Skillv1.0.0

ClawScan security

Api Doc Gen · ClawHub's context-aware review of the artifact, metadata, and declared behavior.

Scanner verdict

ReviewApr 6, 2026, 3:18 AM

Verdict: Review
Confidence: medium
Model: gpt-5-mini
Summary: The skill mostly matches its stated purpose (static parsing of code to produce API docs) but contains inconsistencies that warrant caution—most notably a claimed 'standard library only' dependency posture that contradicts the presence of requirements.txt (pyyaml) and a few small documentation mismatches; confirm there is no code execution of analyzed sources before trusting it with untrusted code.
Guidance: Things to check before installing or running: - Dependency mismatch: SKILL.md claims 'standard library only' but requirements.txt includes pyyaml; expect to install at least pyyaml if you run the tool. Decide whether you are comfortable installing that dependency. - Confirm the generator parses code statically (AST/regex) and does NOT execute the supplied code strings. Review generator.py for any use of exec/compile/subprocess or dynamic imports. The CLI reads files and passes them as text to generator functions — if generator executes them, that would be dangerous for untrusted code. - Run the tool and its tests in a sandbox or isolated environment (container/VM) before using it on sensitive projects. The package includes tests (pytest) you can run locally to validate behavior. - Be aware of minor documentation inconsistencies (README mentioning NestJS; SKILL.md not) and the presence of price tiers in SKILL.md—these are not security issues but indicate the project may have been copy-pasted or incompletely edited. - If you need higher confidence, ask the maintainer for provenance (source repo/homepage) or request an explicit statement that user code is never executed and that no network exfiltration occurs. If the source is unknown and you must analyze untrusted code, run the tool only on isolated infrastructure.

Review Dimensions

Purpose & Capability: noteName/description match the code: the package is a CLI + generator that parses code and emits Markdown/OpenAPI/Postman.

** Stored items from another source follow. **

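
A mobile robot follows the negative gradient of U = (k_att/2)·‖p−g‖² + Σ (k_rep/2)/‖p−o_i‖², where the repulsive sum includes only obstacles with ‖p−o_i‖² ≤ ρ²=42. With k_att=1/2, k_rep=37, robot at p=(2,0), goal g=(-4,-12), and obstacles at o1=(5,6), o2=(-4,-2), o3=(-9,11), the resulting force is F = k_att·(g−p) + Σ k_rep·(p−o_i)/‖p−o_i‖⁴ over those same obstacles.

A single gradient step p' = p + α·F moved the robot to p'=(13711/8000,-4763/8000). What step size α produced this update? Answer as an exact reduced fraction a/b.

α = 1/10

F_att = 1/2·(g−p) = 1/2·(-6,-12) = (-3.0000,-6.0000)
o1: d²=45 > ρ²=42 → inactive
o2: d²=40 ≤ ρ²=42; F_rep = 37·(6,2)/40² = (0.1388,0.0462)
o3: d²=242 > ρ²=42 → inactive
F = F_att + ΣF_rep = (-2.8613,-5.9538)
Δp = p'−p = (-0.2861,-0.5954); α = Δx/Fx = (-2289/8000) / (-2289/800) = 1/10
check: Δy/Fy = (-4763/8000) / (-4763/800) = 1/10 ✓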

However SKILL.md and README conflict: SKILL.md claims 'only standard library (no external deps)' while requirements.txt lists pyyaml (and README lists NestJS support not present in SKILL.md). The presence of requirements.txt contradicts the 'standard library only' claim and should be resolved.
Instruction Scope: okRuntime instructions in SKILL.md are limited to analyzing code files or code strings, batch processing directories, and exporting docs. The CLI reads files and passes code text to the generator functions. There are no instructions to read unrelated system files, export credentials, or send data to external endpoints.
Install Mechanism: noteThere is no install spec in the registry (instruction-only), so nothing will be automatically downloaded. The repository includes requirements.txt listing pyyaml (and tests require pytest). That is consistent with generating YAML output but contradicts the SKILL.md 'standard library only' claim. No high-risk external downloads or URL-based installers are present.
Credentials: okThe skill declares no required environment variables, no credentials, and no special config paths. The requested surface is proportional to an offline code-analysis tool.
Persistence & Privilege: okThe skill is not always-on and does not request elevated or persistent platform privileges. It is user-invocable and allows autonomous invocation by the agent (platform default), which is expected for skills.